Atypical DNA methylation of genes encoding cysteine-rich peptides in Arabidopsis thaliana
- Equal contributors
1 Gregor Mendel Institute of Molecular Plant Biology, Austrian Academy of Sciences, Vienna, Austria
2 Institute of Plant Biology and Zürich-Basel Plant Science Center, University of Zürich, Zürich, Switzerland
3 Department of Plant and Soil Sciences, and Delaware Biotechnology Institute, University of Delaware, Newark, USA
4 Institute of Bioorganic Chemistry, Polish Academy of Sciences, Poznan, Poland
5 Epigenetics Laboratory, Queensland Institute of Medical Research, Herston, Brisbane, Queensland, Australia
BMC Plant Biology 2012, 12:51 doi:10.1186/1471-2229-12-51Published: 19 April 2012
In plants, transposons and non-protein-coding repeats are epigenetically silenced by CG and non-CG methylation. This pattern of methylation is mediated in part by small RNAs and two specialized RNA polymerases, termed Pol IV and Pol V, in a process called RNA-directed DNA methylation. By contrast, many protein-coding genes transcribed by Pol II contain in their gene bodies exclusively CG methylation that is independent of small RNAs and Pol IV/Pol V activities. It is unclear how the different methylation machineries distinguish between transposons and genes. Here we report on a group of atypical genes that display in their coding region a transposon-like methylation pattern, which is associated with gene silencing in sporophytic tissues.

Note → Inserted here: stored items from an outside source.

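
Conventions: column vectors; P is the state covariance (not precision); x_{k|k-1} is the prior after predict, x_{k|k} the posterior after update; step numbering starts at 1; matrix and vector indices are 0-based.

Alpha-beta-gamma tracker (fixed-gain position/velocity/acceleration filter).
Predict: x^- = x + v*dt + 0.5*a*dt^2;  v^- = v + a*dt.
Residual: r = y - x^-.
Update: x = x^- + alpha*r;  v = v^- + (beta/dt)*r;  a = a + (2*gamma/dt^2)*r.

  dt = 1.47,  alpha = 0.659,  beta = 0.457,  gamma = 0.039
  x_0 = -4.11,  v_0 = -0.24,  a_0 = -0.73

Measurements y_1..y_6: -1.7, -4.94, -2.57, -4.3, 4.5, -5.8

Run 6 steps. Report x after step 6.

x_post = -2.6566

step 1: x_pred=-5.2515  r=3.5515  x^+=-2.9111  v^+=-0.2090  a^+=-0.6018
step 2: x_pred=-3.8685  r=-1.0715  x^+=-4.5746  v^+=-1.4267  a^+=-0.6405
step 3: x_pred=-7.3639  r=4.7939  x^+=-4.2047  v^+=-0.8779  a^+=-0.4674
step 4: x_pred=-6.0003  r=1.7003  x^+=-4.8798  v^+=-1.0364  a^+=-0.4061
step 5: x_pred=-6.8421  r=11.3421  x^+=0.6323  v^+=1.8927  a^+=0.0033
step 6: x_pred=3.4183  r=-9.2183  x^+=-2.6566  v^+=-0.9682  a^+=-0.3294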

We performed a methylation-sensitive amplification polymorphism analysis to search for targets of RNA-directed DNA methylation in Arabidopsis thaliana and identified several members of a gene family encoding cysteine-rich peptides (CRPs). In leaves, the CRP genes are silent and their coding regions contain dense, transposon-like methylation in CG, CHG and CHH contexts, which depends partly on the Pol IV/Pol V pathway and small RNAs. Methylation in the coding region is reduced, however, in the synergid cells of the female gametophyte, where the CRP genes are specifically expressed. Further demonstrating that expressed CRP genes lack gene body methylation, a CRP4-GFP fusion gene under the control of the constitutive 35 S promoter remains unmethylated in leaves and is transcribed to produce a translatable mRNA. By contrast, a CRP4-GFP fusion gene under the control of a CRP4 promoter fragment acquires CG and non-CG methylation in the CRP coding region in leaves similar to the silent endogenous CRP4 gene.
Unlike CG methylation in gene bodies, which does not dramatically affect Pol II transcription, combined CG and non-CG methylation in CRP coding regions is likely to contribute to gene silencing in leaves because loss of this methylation in synergid cells is associated with CRP gene expression. We discuss this unusual methylation pattern and its alteration in synergid cells as well as the possible retrogene origin and evolutionary significance of CRP genes that are methylated like transposons.